Equity release schemes can either be:

  • Retirement Mortgage:  where you borrow money and only pay the interest on the debt, much on the same way as an interest only mortgage.  Your debt is then repaid either when you die or when the property is sold if you move into a care home.
  • Lifetime Mortgage:  where you borrow money and the interest charged on the debt is never paid meaning that interest rolls up over the years giving you an even bigger debt that is repaid when you die or when the property is sold if you move into a care home.
  • Home Reversion:  You sell a share or the whole of your home for a monetary figure.  You no longer own the share in your property and when property prices increase and the value of the property and equity in it increases, when sold, you do not get the full value of the equity but the equity of your share only and the equity release company receives their share.

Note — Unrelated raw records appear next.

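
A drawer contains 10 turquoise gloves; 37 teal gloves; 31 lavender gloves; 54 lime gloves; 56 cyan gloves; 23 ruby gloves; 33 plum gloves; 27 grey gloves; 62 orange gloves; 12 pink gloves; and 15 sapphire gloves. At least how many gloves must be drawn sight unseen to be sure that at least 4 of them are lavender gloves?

In the worst case for collecting lavender gloves, every non-lavender glove comes out first.
There are 10 + 37 + 54 + 56 + 23 + 33 + 27 + 62 + 12 + 15 = 329 non-lavender gloves altogether.
After those, each further glove must be lavender, so 329 + 4 = 333 draws guarantee 4 lavender gloves.

333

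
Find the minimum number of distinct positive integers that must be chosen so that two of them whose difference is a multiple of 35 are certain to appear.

Integers whose pairwise differences are multiples of 35 are exactly those sharing a remainder mod 35. By pigeonhole, the 35 residue classes mod 35 are the pigeonholes.
With 35 integers one could put 1 in each residue class and have no class reach 2.
The 36th integer pushes some class to 2, so 35·1 + 1 = 36.

36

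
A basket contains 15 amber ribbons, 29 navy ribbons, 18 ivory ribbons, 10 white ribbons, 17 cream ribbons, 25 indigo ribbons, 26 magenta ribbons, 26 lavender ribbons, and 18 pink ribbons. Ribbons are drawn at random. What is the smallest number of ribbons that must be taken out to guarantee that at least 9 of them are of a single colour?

73

An adversary could hand out at most 8 ribbons per colour: 8 + 8 + 8 + 8 + 8 + 8 + 8 + 8 + 8 = 72 ribbons and still no colour has 9.
By the pigeonhole principle, one more ribbon lands in a colour already at 8, so 73 draws are enough and 72 are not.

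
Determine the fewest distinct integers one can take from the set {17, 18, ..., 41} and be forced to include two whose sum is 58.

14

A set avoiding the sum 58 can contain at most one of each pair {x, 58−x}, plus the 1 element equal to its own complement.
The integers 29, …, 41 (13 of them) are such a set: any two sum to at least 29+30 = 59 > 58.
By the pigeonhole principle, any 14th integer completes one of the 12 pairs, so 14 choices force a sum of 58.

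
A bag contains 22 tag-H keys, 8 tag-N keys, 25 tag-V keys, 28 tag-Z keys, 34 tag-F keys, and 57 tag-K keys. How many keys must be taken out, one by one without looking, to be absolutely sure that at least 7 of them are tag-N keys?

In the worst case for collecting tag-N keys, every non-tag-N key comes out first.
There are 22 + 25 + 28 + 34 + 57 = 166 non-tag-N keys altogether.
After those, each further key must be tag-N, so 166 + 7 = 173 draws guarantee 7 tag-N keys.

173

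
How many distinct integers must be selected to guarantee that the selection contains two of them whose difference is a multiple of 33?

Integers whose pairwise differences are multiples of 33 are exactly those sharing a remainder mod 33. The 33 residue classes mod 33 are the pigeonholes.
With 33 integers one could put 1 in each residue class and have no class reach 2.
The 34th integer pushes some class to 2, so 33·1 + 1 = 34.

34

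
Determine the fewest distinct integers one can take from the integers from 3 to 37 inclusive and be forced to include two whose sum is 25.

26

Group the elements by complementary pair {x, 25−x}: {3,22}, {4,21}, {5,20}, …, giving 10 two-element pairs and 15 integers whose partner 25−x falls outside [3,37].
Treating each of those 25 groups as a pigeonhole, one can pick one integer per group — 25 integers — with no two summing to 25.
The 26th integer lands in an occupied pair, forcing a sum of 25.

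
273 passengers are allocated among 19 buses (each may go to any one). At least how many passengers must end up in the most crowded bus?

15

The 19 buses are the holes and the 273 passengers are the pigeons.
If every bus held at most 14 passengers, the total would be at most 19 × 14 = 266, which is less than 273.
So some bus holds at least ⌈273/19⌉ = 15 passengers.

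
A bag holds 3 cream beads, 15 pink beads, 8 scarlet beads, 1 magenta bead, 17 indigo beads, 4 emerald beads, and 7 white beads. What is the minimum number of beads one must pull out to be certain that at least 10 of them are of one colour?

The 7 colours are the holes; the beads drawn are the pigeons.
To avoid 10 of any one colour, the worst case takes at most 9 of each colour, or every bead of a colour that has fewer than 9.
That gives 3 + 9 + 8 + 1 + 9 + 4 + 7 = 41 beads with no colour reaching 10.
The next bead forces some colour to 10, so 41 + 1 = 42.

42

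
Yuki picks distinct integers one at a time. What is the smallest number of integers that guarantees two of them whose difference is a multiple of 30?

31

Integers whose pairwise differences are multiples of 30 are exactly those sharing a remainder mod 30. The 30 residue classes mod 30 are the pigeonholes.
With 30 integers one could put 1 in each residue class and have no class reach 2.
The 31st integer pushes some class to 2, so 30·1 + 1 = 31.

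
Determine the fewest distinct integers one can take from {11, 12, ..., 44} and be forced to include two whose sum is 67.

24

Group the elements by complementary pair {x, 67−x}: {23,44}, {24,43}, {25,42}, …, giving 11 two-element pairs and 12 integers whose partner 67−x falls outside [11,44].
By the pigeonhole principle, treating each of those 23 groups as a pigeonhole, one can pick one integer per group — 23 integers — with no two summing to 67.
The 24th integer lands in an occupied pair, forcing a sum of 67.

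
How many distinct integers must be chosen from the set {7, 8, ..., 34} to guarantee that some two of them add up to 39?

Two chosen integers sum to 39 exactly when both halves of some pair {x, 39−x} with 7 ≤ x ≤ 39−x ≤ 32 are chosen — 13 such pairs.
The remaining 2 elements (those with no distinct partner in range) can never complete a 39-sum, so the worst case takes all of them and one from each pair: 2 + 13 = 15.
The 16th integer has to be the second member of some pair, so 15 + 1 = 16.

16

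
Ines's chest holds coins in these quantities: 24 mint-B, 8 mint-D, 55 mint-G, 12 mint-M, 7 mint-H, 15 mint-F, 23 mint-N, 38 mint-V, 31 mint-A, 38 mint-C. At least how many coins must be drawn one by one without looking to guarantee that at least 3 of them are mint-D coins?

246

In the worst case for collecting mint-D coins, every non-mint-D coin comes out first.
There are 24 + 55 + 12 + 7 + 15 + 23 + 38 + 31 + 38 = 243 non-mint-D coins altogether.
After those, each further coin must be mint-D, so 243 + 3 = 246 draws guarantee 3 mint-D coins.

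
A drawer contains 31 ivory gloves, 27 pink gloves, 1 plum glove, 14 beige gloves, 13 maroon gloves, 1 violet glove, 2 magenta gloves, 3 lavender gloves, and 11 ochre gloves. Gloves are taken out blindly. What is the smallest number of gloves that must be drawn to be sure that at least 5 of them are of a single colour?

Put each drawn glove into a box by colour. The largest draw with every box below 5 takes min(count, 4) from each colour; colours with fewer than 4 contribute all they have.
Σ min(cᵢ, 4) = 4 + 4 + 1 + 4 + 4 + 1 + 2 + 3 + 4 = 27.
Draw number 27 + 1 = 28 must push one box to 5.

28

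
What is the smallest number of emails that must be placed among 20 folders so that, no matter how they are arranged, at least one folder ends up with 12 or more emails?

With 220 emails one could put exactly 11 in each of the 20 folders, and no folder would reach 12.
One more email must land in a folder that already has 11, giving it 12.
So 20 × 11 + 1 = 221 emails are required.

221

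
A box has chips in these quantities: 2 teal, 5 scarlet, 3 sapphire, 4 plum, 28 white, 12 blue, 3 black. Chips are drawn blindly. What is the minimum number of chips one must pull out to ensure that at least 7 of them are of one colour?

Put each drawn chip into a box by colour. The largest draw with every box below 7 takes min(count, 6) from each colour; colours with fewer than 6 contribute all they have.
Σ min(cᵢ, 6) = 2 + 5 + 3 + 4 + 6 + 6 + 3 = 29.
Draw number 29 + 1 = 30 must push one box to 7.

30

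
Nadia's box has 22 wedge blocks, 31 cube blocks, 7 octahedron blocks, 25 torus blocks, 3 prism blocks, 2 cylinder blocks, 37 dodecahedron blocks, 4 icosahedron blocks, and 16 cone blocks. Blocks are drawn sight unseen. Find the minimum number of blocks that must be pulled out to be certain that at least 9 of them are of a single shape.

An adversary could hand out at most 8 blocks per shape (4 shapes run out sooner): 8 + 8 + 7 + 8 + 3 + 2 + 8 + 4 + 8 = 56 blocks and still no shape has 9.
By pigeonhole, one more block lands in a shape already at 8, so 57 draws are enough and 56 are not.

57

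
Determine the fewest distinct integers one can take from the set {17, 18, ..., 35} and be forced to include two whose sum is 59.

Group the elements by complementary pair {x, 59−x}: {24,35}, {25,34}, {26,33}, …, giving 6 two-element pairs and 7 integers whose partner 59−x falls outside [17,35].
Treating each of those 13 groups as a pigeonhole, one can pick one integer per group — 13 integers — with no two summing to 59.
The 14th integer lands in an occupied pair, forcing a sum of 59.

14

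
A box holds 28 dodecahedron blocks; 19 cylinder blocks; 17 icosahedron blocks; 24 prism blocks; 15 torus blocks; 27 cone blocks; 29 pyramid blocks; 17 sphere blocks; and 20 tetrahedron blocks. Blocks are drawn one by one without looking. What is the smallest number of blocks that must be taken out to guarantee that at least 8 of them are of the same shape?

64

The 9 shapes are the holes; the blocks drawn are the pigeons.
To avoid 8 of any one shape, the worst case takes at most 7 of each shape.
That gives 7 + 7 + 7 + 7 + 7 + 7 + 7 + 7 + 7 = 63 blocks with no shape reaching 8.
The next block forces some shape to 8, so 63 + 1 = 64.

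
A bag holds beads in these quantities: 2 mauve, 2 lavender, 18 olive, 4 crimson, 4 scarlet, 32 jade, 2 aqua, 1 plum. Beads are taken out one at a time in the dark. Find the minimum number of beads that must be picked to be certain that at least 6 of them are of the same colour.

An adversary could hand out at most 5 beads per colour (6 colours run out sooner): 2 + 2 + 5 + 4 + 4 + 5 + 2 + 1 = 25 beads and still no colour has 6.
By pigeonhole, one more bead lands in a colour already at 5, so 26 draws are enough and 25 are not.

26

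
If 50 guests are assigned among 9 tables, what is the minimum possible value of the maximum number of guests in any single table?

The 9 tables are the holes and the 50 guests are the pigeons.
If every table held at most 5 guests, the total would be at most 9 × 5 = 45, which is less than 50.
So some table holds at least ⌈50/9⌉ = 6 guests.

6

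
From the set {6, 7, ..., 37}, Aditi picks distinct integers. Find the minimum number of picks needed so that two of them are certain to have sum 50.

A set avoiding the sum 50 can contain at most one of each pair {x, 50−x}, plus the 8 elements whose complement lies outside the range or equal to its own complement.
The integers 6, …, 25 (20 of them) are such a set: any two sum to at least 6+7 = 13 and at most 24+25 = 49 < 50.
Any 21st integer completes one of the 12 pairs, so 21 choices force a sum of 50.

21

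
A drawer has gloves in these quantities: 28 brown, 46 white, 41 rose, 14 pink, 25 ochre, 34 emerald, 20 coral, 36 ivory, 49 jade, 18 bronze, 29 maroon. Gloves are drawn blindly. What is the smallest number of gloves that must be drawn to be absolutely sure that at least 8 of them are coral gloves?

328

In the worst case for collecting coral gloves, every non-coral glove comes out first.
There are 28 + 46 + 41 + 14 + 25 + 34 + 36 + 49 + 18 + 29 = 320 non-coral gloves altogether.
After those, each further glove must be coral, so 320 + 8 = 328 draws guarantee 8 coral gloves.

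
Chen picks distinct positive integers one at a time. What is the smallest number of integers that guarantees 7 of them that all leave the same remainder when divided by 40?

241

Pigeonhole: the 40 residue classes mod 40 are the pigeonholes.
With 240 integers one could put 6 in each residue class and have no class reach 7.
The 241st integer pushes some class to 7, so 40·6 + 1 = 241.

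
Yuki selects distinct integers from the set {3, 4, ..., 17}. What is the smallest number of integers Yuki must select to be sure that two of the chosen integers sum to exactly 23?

10

A set avoiding the sum 23 can contain at most one of each pair {x, 23−x}, plus the 3 elements whose complement lies outside the range.
The integers 3, …, 11 (9 of them) are such a set: any two sum to at least 3+4 = 7 and at most 10+11 = 21 < 23.
Pigeonhole: any 10th integer completes one of the 6 pairs, so 10 choices force a sum of 23.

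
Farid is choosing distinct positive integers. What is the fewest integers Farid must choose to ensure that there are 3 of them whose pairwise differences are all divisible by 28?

Integers whose pairwise differences are multiples of 28 are exactly those sharing a remainder mod 28. The 28 residue classes mod 28 are the pigeonholes.
With 56 integers one could put 2 in each residue class and have no class reach 3.
The 57th integer pushes some class to 3, so 28·2 + 1 = 57.

57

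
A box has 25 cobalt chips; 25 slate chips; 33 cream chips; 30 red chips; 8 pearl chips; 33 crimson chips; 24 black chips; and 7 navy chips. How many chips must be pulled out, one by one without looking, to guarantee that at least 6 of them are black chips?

167

In the worst case for collecting black chips, every non-black chip comes out first.
There are 25 + 25 + 33 + 30 + 8 + 33 + 7 = 161 non-black chips altogether.
After those, each further chip must be black, so 161 + 6 = 167 draws guarantee 6 black chips.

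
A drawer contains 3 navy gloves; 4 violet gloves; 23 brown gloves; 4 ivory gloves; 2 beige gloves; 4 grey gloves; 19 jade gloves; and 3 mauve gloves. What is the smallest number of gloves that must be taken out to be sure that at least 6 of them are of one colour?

31

The 8 colours are the holes; the gloves drawn are the pigeons.
To avoid 6 of any one colour, the worst case takes at most 5 of each colour, or every glove of a colour that has fewer than 5.
That gives 3 + 4 + 5 + 4 + 2 + 4 + 5 + 3 = 30 gloves with no colour reaching 6.
The next glove forces some colour to 6, so 30 + 1 = 31.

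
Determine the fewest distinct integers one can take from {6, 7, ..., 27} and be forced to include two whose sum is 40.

16

A set avoiding the sum 40 can contain at most one of each pair {x, 40−x}, plus the 8 elements whose complement lies outside the range or equal to its own complement.
The integers 6, …, 20 (15 of them) are such a set: any two sum to at least 6+7 = 13 and at most 19+20 = 39 < 40.
By pigeonhole, any 16th integer completes one of the 7 pairs, so 16 choices force a sum of 40.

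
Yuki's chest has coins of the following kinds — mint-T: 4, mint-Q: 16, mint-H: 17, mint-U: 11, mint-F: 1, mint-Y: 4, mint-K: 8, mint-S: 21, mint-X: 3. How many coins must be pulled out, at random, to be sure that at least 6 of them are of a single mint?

38

An adversary could hand out at most 5 coins per mint (4 mints run out sooner): 4 + 5 + 5 + 5 + 1 + 4 + 5 + 5 + 3 = 37 coins and still no mint has 6.
Pigeonhole: one more coin lands in a mint already at 5, so 38 draws are enough and 37 are not.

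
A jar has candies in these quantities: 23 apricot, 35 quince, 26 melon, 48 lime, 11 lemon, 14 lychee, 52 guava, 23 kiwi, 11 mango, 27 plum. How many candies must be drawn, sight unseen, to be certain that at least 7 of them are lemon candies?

266

In the worst case for collecting lemon candies, every non-lemon candy comes out first.
There are 23 + 35 + 26 + 48 + 14 + 52 + 23 + 11 + 27 = 259 non-lemon candies altogether.
After those, each further candy must be lemon, so 259 + 7 = 266 draws guarantee 7 lemon candies.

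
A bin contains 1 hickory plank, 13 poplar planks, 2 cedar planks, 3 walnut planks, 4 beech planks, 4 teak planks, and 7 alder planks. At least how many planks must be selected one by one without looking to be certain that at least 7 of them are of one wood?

27

By pigeonhole, the 7 woods are the holes; the planks drawn are the pigeons.
To avoid 7 of any one wood, the worst case takes at most 6 of each wood, or every plank of a wood that has fewer than 6.
That gives 1 + 6 + 2 + 3 + 4 + 4 + 6 = 26 planks with no wood reaching 7.
The next plank forces some wood to 7, so 26 + 1 = 27.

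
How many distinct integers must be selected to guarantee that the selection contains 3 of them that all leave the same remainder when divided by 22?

45

By the pigeonhole principle, the 22 residue classes mod 22 are the pigeonholes.
With 44 integers one could put 2 in each residue class and have no class reach 3.
The 45th integer pushes some class to 3, so 22·2 + 1 = 45.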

Is Equity Release High Risk or Safe?

Gone are the dark days of the 1980s and early 1990s where if the debt on your property went above the value of your property, you would be in negative equity and forced to leave.  Nowadays:

  • Equity release is now fully regulated by the Financial Conduct Authority meaning only qualified advisers with an equity release qualification can help you and they must ensure that the product is both suitable and affordable for your needs as well as ensuring it is in your best interests and you understand the pros and cons of what you are doing.
  • All equity release providers are also regulated by the FCA and have a no negative equity guarantee meaning you can live in the property for the rest of your days without fear of being evicted and only leave when you die or move to a care home.
  • Equity release is now a lower risk option and whilst it should not be a 'first stop' option for many, it is still a valid option for those that we consider suitable.

What Age?

Equity release is usually available from age 55 but in most cases, better rates and higher equity release values can be achieved when you are aged 65 yrs +.

How Much and When?

  • You should only consider equity release if you have no other savings (with the exception of pension funds that may be outside your estate on death).
  • You may consider using equity release to reduce the value of your estate.
  • You should not release equity simply to invest it or leave it in the bank.  It makes no sense to release equity and be charged say 6% pa if the money your released is then invested and earning lower than this.
  • You should only release equity to pay off other debts or borrowing if you have exhausted all other options.
  • You should only release equity if you really do plan to stay in your home and never plan to move again (unless you need to move to a care home).
  • Where possible, you should not release the full amount available to you and only drawdown what you need.  This means that you will not be paying interest on money that are yet to drawdown on.